The vibraphone, of course, did not exist when Bach was writing, and I have no idea if he would have approved of me playing his music on it. Of the keyboard percussion instruments though it is I believe the most musical, mainly because unlike wooden marimbas and xylophones, the vibraphone rings. Sustain is absolutely critical to the long phrases of the Chaconne and of all the percussion instruments the vibe has the most. As I was committing the piece to memory I found that I could subtly reinforce the harmonic rhythm by half-damping with the vibe’s damper pedal every beat, and that even though I couldn’t actually crescendo on a single note, I could build phrases by letting the notes ring on top of each other. I visited one of my musicology professors, Anne Schnoebelen, to ask for her help interpreting the piece. She looked at me and said, “This is going to be really difficult, I don’t know if it will work at all on the vibraphone,” but then proceeded to help me take the piece apart and try to make a plan for what I should do with it.

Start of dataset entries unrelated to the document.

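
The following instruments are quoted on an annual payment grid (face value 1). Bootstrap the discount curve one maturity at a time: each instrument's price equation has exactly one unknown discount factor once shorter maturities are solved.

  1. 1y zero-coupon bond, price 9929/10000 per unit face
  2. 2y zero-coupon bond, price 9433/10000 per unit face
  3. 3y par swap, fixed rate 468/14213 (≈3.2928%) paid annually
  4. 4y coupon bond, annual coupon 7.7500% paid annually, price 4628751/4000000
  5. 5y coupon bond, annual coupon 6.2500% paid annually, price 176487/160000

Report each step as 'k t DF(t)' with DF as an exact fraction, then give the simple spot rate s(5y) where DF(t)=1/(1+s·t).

1 1 9929/10000
2 2 9433/10000
3 3 1133/1250
4 4 1739/2000
5 5 4099/5000
s(5y) = (1/(4099/5000) − 1)/(5) = 901/20495 ≈ 4.3962%

step 1 [1y] zero: DF = P = 9929/10000 ≈ 0.992900
step 2 [2y] zero: DF = P = 9433/10000 ≈ 0.943300
step 3 [3y] swap r/1=468/14213: DF=(1 − 468/14213·(0.992900+0.943300))/(1+468/14213) = 1133/1250 ≈ 0.906400
step 4 [4y] bond c/1=31/400: DF=(4628751/4000000 − 31/400·(0.992900+0.943300+0.906400))/(1+31/400) = 1739/2000 ≈ 0.869500
step 5 [5y] bond c/1=1/16: DF=(176487/160000 − 1/16·(0.992900+0.943300+0.906400+0.869500))/(1+1/16) = 4099/5000 ≈ 0.819800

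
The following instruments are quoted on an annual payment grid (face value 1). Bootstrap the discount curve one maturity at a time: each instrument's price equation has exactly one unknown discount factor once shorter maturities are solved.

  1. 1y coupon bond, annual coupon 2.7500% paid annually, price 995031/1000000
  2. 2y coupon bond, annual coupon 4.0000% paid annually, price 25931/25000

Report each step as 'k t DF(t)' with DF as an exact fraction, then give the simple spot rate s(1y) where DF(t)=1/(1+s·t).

1 1 2421/2500
2 2 9601/10000
s(1y) = (1/(2421/2500) − 1)/(1) = 79/2421 ≈ 3.2631%

step 1 [1y] bond c/1=11/400: DF=(995031/1000000 − 11/400·(0))/(1+11/400) = 2421/2500 ≈ 0.968400
step 2 [2y] bond c/1=1/25: DF=(25931/25000 − 1/25·(0.968400))/(1+1/25) = 9601/10000 ≈ 0.960100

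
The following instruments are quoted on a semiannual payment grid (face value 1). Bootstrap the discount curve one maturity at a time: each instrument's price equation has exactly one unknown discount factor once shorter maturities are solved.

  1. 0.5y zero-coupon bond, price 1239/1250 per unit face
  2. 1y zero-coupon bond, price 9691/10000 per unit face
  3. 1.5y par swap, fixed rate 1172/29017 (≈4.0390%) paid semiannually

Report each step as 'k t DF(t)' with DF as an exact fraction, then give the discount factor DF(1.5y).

step 1 [0.5y] zero: DF = P = 1239/1250 ≈ 0.991200
step 2 [1y] zero: DF = P = 9691/10000 ≈ 0.969100
step 3 [1.5y] swap r/2=586/29017: DF=(1 − 586/29017·(0.991200+0.969100))/(1+586/29017) = 4707/5000 ≈ 0.941400

1 1/2 1239/1250
2 1 9691/10000
3 3/2 4707/5000
DF(1.5y) = 4707/5000 ≈ 0.941400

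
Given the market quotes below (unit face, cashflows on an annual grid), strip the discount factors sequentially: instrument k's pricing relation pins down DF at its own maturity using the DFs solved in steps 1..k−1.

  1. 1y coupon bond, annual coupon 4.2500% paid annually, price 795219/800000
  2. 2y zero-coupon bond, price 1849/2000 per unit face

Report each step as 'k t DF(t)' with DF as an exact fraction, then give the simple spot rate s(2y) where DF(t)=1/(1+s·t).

step 1 [1y] bond c/1=17/400: DF=(795219/800000 − 17/400·(0))/(1+17/400) = 1907/2000 ≈ 0.953500
step 2 [2y] zero: DF = P = 1849/2000 ≈ 0.924500

1 1 1907/2000
2 2 1849/2000
s(2y) = (1/(1849/2000) − 1)/(2) = 151/3698 ≈ 4.0833%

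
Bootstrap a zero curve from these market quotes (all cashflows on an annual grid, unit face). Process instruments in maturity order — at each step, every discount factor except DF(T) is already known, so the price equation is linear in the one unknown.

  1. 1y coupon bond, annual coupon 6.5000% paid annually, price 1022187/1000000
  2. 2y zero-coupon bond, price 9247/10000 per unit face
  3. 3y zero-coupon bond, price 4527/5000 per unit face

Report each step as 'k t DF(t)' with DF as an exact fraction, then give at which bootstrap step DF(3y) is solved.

step 1 [1y] bond c/1=13/200: DF=(1022187/1000000 − 13/200·(0))/(1+13/200) = 4799/5000 ≈ 0.959800
step 2 [2y] zero: DF = P = 9247/10000 ≈ 0.924700
step 3 [3y] zero: DF = P = 4527/5000 ≈ 0.905400

1 1 4799/5000
2 2 9247/10000
3 3 4527/5000
DF(3y) is solved at step 3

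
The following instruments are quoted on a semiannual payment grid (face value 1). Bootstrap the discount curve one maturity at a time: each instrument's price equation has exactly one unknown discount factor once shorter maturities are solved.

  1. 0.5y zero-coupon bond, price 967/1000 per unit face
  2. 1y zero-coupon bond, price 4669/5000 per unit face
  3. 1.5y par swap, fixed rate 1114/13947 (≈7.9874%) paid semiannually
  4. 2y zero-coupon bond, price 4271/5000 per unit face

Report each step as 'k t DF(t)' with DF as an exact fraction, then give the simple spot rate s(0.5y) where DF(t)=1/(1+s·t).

step 1 [0.5y] zero: DF = P = 967/1000 ≈ 0.967000
step 2 [1y] zero: DF = P = 4669/5000 ≈ 0.933800
step 3 [1.5y] swap r/2=557/13947: DF=(1 − 557/13947·(0.967000+0.933800))/(1+557/13947) = 4443/5000 ≈ 0.888600
step 4 [2y] zero: DF = P = 4271/5000 ≈ 0.854200

1 1/2 967/1000
2 1 4669/5000
3 3/2 4443/5000
4 2 4271/5000
s(0.5y) = (1/(967/1000) − 1)/(1/2) = 66/967 ≈ 6.8252%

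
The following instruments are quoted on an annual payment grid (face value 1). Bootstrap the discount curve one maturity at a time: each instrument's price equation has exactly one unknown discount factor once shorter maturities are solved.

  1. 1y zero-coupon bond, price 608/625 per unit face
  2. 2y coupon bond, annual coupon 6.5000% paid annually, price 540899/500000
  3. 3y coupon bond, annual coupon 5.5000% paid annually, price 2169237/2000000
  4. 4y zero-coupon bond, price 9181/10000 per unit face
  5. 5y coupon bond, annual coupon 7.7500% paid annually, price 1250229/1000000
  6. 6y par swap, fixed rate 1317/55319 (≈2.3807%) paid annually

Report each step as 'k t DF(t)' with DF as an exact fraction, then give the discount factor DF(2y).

1 1 608/625
2 2 2391/2500
3 3 371/400
4 4 9181/10000
5 5 1111/1250
6 6 8683/10000
DF(2y) = 2391/2500 ≈ 0.956400

step 1 [1y] zero: DF = P = 608/625 ≈ 0.972800
step 2 [2y] bond c/1=13/200: DF=(540899/500000 − 13/200·(0.972800))/(1+13/200) = 2391/2500 ≈ 0.956400
step 3 [3y] bond c/1=11/200: DF=(2169237/2000000 − 11/200·(0.972800+0.956400))/(1+11/200) = 371/400 ≈ 0.927500
step 4 [4y] zero: DF = P = 9181/10000 ≈ 0.918100
step 5 [5y] bond c/1=31/400: DF=(1250229/1000000 − 31/400·(0.972800+0.956400+0.927500+0.918100))/(1+31/400) = 1111/1250 ≈ 0.888800
step 6 [6y] swap r/1=1317/55319: DF=(1 − 1317/55319·(0.972800+0.956400+0.927500+0.918100+0.888800))/(1+1317/55319) = 8683/10000 ≈ 0.868300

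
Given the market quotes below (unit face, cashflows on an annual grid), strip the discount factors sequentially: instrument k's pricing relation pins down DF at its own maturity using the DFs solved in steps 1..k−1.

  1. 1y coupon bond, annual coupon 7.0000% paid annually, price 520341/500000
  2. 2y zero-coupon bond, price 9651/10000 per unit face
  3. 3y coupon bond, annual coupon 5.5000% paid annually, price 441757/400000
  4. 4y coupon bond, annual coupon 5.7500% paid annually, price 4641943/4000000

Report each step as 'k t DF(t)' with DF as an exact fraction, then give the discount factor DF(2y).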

Mr. Brown let me borrow his vibraphone over the summer when I moved up to Cleveland to live with Kim. I think I practiced most days, when I wasn’t working on houses trying to make a buck, but I wasn’t too stressed about the fact that when I got back to Houston at the end of the summer I was going to have about eight weeks to put together a program of 35 minutes of music, much of which I hadn’t even started learning yet. It helped that I was in love of course, not just with the Chaconne but with my future wife. In August Kim and I packed her stuff into my van, a trailer, and her truck, and drove south to Houston for my last year of college.
I have fairly vivid memories of most of my time in college, but for some reason I remember very little of the run-up to my recital. I think somewhere around my first lesson of the fall I realized what a deep hole I was in and pretty much buried myself in practicing. When the day finally came for my recital, though, I felt more or less ready. I remember jumping up and down off stage before I went out to play it to both amp myself up and burn off extra nervous energy. Then I walked out there and I played it. You can listen if you want.
I remember thinking I missed a lot of notes, but in retrospect it’s pretty clean. I wish I had taken it a bit slower, and if I was doing it again I would find a way to fabricate the missing high G on the vibe that is the peak of some of the most important phrases.
I played a lot of music in college and since then. I remember most of it pretty well — I still can’t read worth a damn but I memorize really quickly. Of all the music I learned, though, the Chaconne is the only piece I believe I could sing all the way through right now without missing a phrase. I can still feel the notes in my hand, the difficult passages with the sticks… and my eyes still fill with tears when I remember the central section where it switches to D major.
The dance begins on the second beat, and so did I — in music, in my career, in so many things in my life. It is inexorable, unforgiving, filled with motion and passion, but perfectly structured. Eventually it will end, as I, of course, will too. If I’m very lucky, perhaps it will be on beat one.